Cholecystokinin-pancreozymin (CCK-PZ) initially discovered as the separate hormones: pancreozymin and cholecystokinin, former acting on pancreas and the latter on gallbladder. Subsequently, they were found to be one and the same. This polypeptide GI hormone has got 33 amino acids and is produced from mucosa of duodenum and jejunum.
Stimuli for release of CCK-PZ (Fig. 5.21):
Presence of food in duodenum and jejunum stimulates secretion of this hormone. Although products of protein, fat and carbohydrate digestion all can release CCK-PZ, amino acids form the most powerful stimulus and the next potent stimulus is fatty acids. HCl is a weak stimulus for CCK-PZ.
Actions (functions):
CCK-PZ acts on pancreatic acini to produce pancreatic juice rich in enzyme content.
While secretin acts through cAMP, CCK-PZ acts not only through cAMP but also increases intracellular Ca++ concentration in the acini which is necessary for release of pancreatic enzyme.

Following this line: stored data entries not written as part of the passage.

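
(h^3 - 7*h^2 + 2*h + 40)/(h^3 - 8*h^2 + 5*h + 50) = (h - 4)/(h - 5)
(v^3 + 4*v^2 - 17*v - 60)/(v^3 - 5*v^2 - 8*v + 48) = (v + 5)/(v - 4)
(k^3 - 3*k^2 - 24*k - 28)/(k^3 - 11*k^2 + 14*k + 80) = (k^2 - 5*k - 14)/(k^2 - 13*k + 40)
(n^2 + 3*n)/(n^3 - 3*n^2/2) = 2*(n + 3)/(n*(2*n - 3))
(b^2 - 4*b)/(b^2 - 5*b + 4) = b/(b - 1)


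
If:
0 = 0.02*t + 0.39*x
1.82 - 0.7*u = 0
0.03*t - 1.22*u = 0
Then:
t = 105.73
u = 2.60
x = -5.42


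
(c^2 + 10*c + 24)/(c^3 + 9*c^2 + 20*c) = (c + 6)/(c*(c + 5))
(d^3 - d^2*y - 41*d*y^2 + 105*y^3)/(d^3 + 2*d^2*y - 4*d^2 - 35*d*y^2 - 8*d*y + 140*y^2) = (d - 3*y)/(d - 4)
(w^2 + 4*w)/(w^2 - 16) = w/(w - 4)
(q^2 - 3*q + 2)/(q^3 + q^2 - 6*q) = (q - 1)/(q*(q + 3))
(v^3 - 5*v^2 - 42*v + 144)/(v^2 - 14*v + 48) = (v^2 + 3*v - 18)/(v - 6)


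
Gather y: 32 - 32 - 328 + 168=-160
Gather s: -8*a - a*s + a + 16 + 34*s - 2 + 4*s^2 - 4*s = -7*a + 4*s^2 + s*(30 - a) + 14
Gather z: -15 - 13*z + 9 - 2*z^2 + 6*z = -2*z^2 - 7*z - 6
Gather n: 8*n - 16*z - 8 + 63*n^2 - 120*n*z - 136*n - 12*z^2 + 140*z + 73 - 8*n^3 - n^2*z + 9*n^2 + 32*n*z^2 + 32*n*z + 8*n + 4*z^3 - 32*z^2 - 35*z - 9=-8*n^3 + n^2*(72 - z) + n*(32*z^2 - 88*z - 120) + 4*z^3 - 44*z^2 + 89*z + 56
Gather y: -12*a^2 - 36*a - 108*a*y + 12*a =-12*a^2 - 108*a*y - 24*a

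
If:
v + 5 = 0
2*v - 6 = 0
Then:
No Solution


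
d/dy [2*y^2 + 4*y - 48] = 4*y + 4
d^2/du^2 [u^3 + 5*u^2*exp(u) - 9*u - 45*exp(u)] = 5*u^2*exp(u) + 20*u*exp(u) + 6*u - 35*exp(u)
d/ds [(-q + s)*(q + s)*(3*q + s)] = -q^2 + 6*q*s + 3*s^2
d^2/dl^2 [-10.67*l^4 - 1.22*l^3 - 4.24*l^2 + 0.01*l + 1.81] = -128.04*l^2 - 7.32*l - 8.48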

CCK-PZ promotes contraction of gallbladder. This results in expulsion of bile from the gallbladder into duodenum. An agent that causes contraction of gallbladder is called cholegogues. CCK-PZ is a very powerful cholegogue.
1. Potentiates action of secretin on pancreas
2. Promotes secretion of bile.
3. Inhibits gastric motility and, therefore, delays gastric emptying.
4. Promotes release of insulin in from the B cells of islets of Langerhans.
5. Promotes pancreatic cell growth.
Pancreatic Function Test:
(Only for exocrine pancreas):
It is now possible to collect pure pancreatic juice right from the pancreatic duct by passing a thin catheter through the mouth into the duodenum with the help of an instrument called duodenoscope.
Pancreatic juice is collected and analyzed for HCO3– content and trypsin activity. After collecting the morning initial sample, with the individual in fasting condition, an injection of secretin and CCK-PZ is given.
A few minutes after the injection, pancreatic juice is again collected at intervals of 10 minutes and HCO3– content and trypsin activity are estimated every time. If pancreas is normal, secretin should cause an increase in HCO3 content and PZ should increase in tryspin activity. If pancreas is not functioning normally, both will be reduced.
Effect of Total Pancreatectomy:
This is sometimes done for the carcinoma of the pancreas.
Removal of pancreas leads to following abnormalities:
1. Diabetes mellitus
2. Abnormalities in digestion and absorption of lipids and proteins, but carbohydrates digestion is not affected significantly because salivary amylase and enzymes present in intestinal secretion keep carbohydrate absorption and digestion normal.
Diminished digestion and absorption of lipids causes steatorrhea while impaired digestion and absorption of proteins is reflected by increased nitrogen content of stool which is normally up to 1 g/day.